Gênero continua atraindo atenção
Hiroshima, de John Hersey, tomou toda a edição de 31 de agosto de 1946 da New Yorker, fato inédito até hoje. Não por acaso, o texto da devastação da bomba atômica que culminou no fim da Segunda Guerra Mundial foi eleito o mais importante relato do século 20 pela Universidade Columbia e ficou em primeiro lugar na lista das cem maiores reportagens da Universidade de Nova York. Um dos motivos é a forma como Hersey conduz sua escrita que, à primeira vista, pode soar a literatura, mas nada tem de ficção; é jornalismo.
Da mesma fonte de Hersey, beberam alguns dos nossos mais célebres jornalistas, tais como José Silveira, Rubem Braga, Antonio Callado e José Hamilton Ribeiro. À parte produções pontuais, a revista Realidade e o Jornal da Tarde são obeliscos do gênero. Durante a década de 1960, suas publicações traziam reportagens de fôlego numa escrita fluida, o que ajudou a moldar a cara do Brasil na iminência dos anos de chumbo. A prática de jornalismo literário na redação do JT feneceu na década de 1990, enquanto a Realidade jaz na memória nostálgica de quem tem mais de cinqüenta anos e que lamenta não terem surgidos, nos últimos anos, textos similares aos da extinta publicação da Editora Abril.
Seis décadas depois da publicação de Hiroshima e quatro após o fim da Realidade, o gênero literário continua atraindo as atenções e fazendo adeptos na imprensa. Seja para tratar de um mendigo que nunca pediu coisa alguma ou um terminal rodoviário em São Paulo, profissionais fazem uso da literatura de não-ficção para contar belas histórias reais, e transformam uma simples notícia em arte.
“Textos duram décadas”
De fato, o jornalismo literário feito no Brasil perdura, não morreu com a Realidade e o JT. Quando a RBS adquiriu o Zero Hora na década de 1970, havia forte concorrência do centenário Correio do Povo. Para encarar o mercado, o diário passou por um processo de consolidação e de melhoria editorial e gráfica e o jornalismo narrativo surgiu como diferencial. “Foi então que se criou a tradição de grandes reportagens na redação”, explica Marcelo Rech, ex-editor do jornal e atual diretor-geral de produto da RBS.

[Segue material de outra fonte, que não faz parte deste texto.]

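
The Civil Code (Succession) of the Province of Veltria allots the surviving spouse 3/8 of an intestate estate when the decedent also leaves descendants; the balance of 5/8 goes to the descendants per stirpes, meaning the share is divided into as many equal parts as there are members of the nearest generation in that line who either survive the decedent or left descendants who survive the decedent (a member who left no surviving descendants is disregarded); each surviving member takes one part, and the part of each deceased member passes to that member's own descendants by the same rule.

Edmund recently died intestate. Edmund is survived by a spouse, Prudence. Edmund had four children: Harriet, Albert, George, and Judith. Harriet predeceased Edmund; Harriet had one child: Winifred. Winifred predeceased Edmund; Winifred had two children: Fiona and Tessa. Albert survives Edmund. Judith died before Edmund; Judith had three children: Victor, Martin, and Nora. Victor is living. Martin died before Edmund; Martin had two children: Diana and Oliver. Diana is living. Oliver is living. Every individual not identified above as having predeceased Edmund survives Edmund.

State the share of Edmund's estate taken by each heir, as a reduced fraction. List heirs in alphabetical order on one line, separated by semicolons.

Albert 5/32; Diana 5/192; Fiona 5/64; George 5/32; Nora 5/96; Oliver 5/192; Prudence 3/8; Tessa 5/64; Victor 5/96

Prudence, as surviving spouse, takes 3/8.
The remaining 5/8 passes to Edmund's descendants per stirpes.
The 5/8 is divided into 4 equal shares of 5/32 among Harriet, Albert, George, Judith.
Harriet predeceased; the 5/32 allotted to Harriet's branch passes to Harriet's issue by representation.
Winifred's line is the sole branch at this level, so the full 5/32 passes to Winifred's issue by representation.
The 5/32 is divided into 2 equal shares of 5/64 among Fiona, Tessa.
Fiona is living and takes 5/64.
Tessa is living and takes 5/64.
Albert is living and takes 5/32.
George is living and takes 5/32.
Judith predeceased; the 5/32 allotted to Judith's branch passes to Judith's issue by representation.
The 5/32 is divided into 3 equal shares of 5/96 among Victor, Martin, Nora.
Victor is living and takes 5/96.
Martin predeceased; the 5/96 allotted to Martin's branch passes to Martin's issue by representation.
The 5/96 is divided into 2 equal shares of 5/192 among Diana, Oliver.
Diana is living and takes 5/192.
Oliver is living and takes 5/192.
Nora is living and takes 5/96.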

O Zero Hora reserva até 1/6 de seu espaço aos textos jornalísticos literários. Algumas de suas pautas levam um ano para ficarem prontas, o que é incomum nas publicações diárias. Apesar de árduo, o trabalho é necessário devido às inovações. Para Marcelo, num mundo em que há rádio e web, o jornal que leva ao leitor notícias simples está fadado a sucumbir.
Neste século, a primeira empreitada comercial do jornalismo literário veio em formato de livro-reportagem. A Companhia das Letras endossou a idéia do jornalista Matinas Suzuki Jr. e passou a lançar periodicamente clássicos do gênero. O primeiro deles foi Hiroshima, em 2001. Até o momento, são 17 obras, das quais três são de escritores brasileiros – Joel Silveira, com A feijoada que derrubou o governo e A milésima segunda noite da avenida Paulista, e Zuenir Ventura, com Chico Mendes: crime e castigo. Até 2009, a intenção da Companhia das Letras e de Matinas é publicar mais um brasileiro e chegar ao vigésimo título.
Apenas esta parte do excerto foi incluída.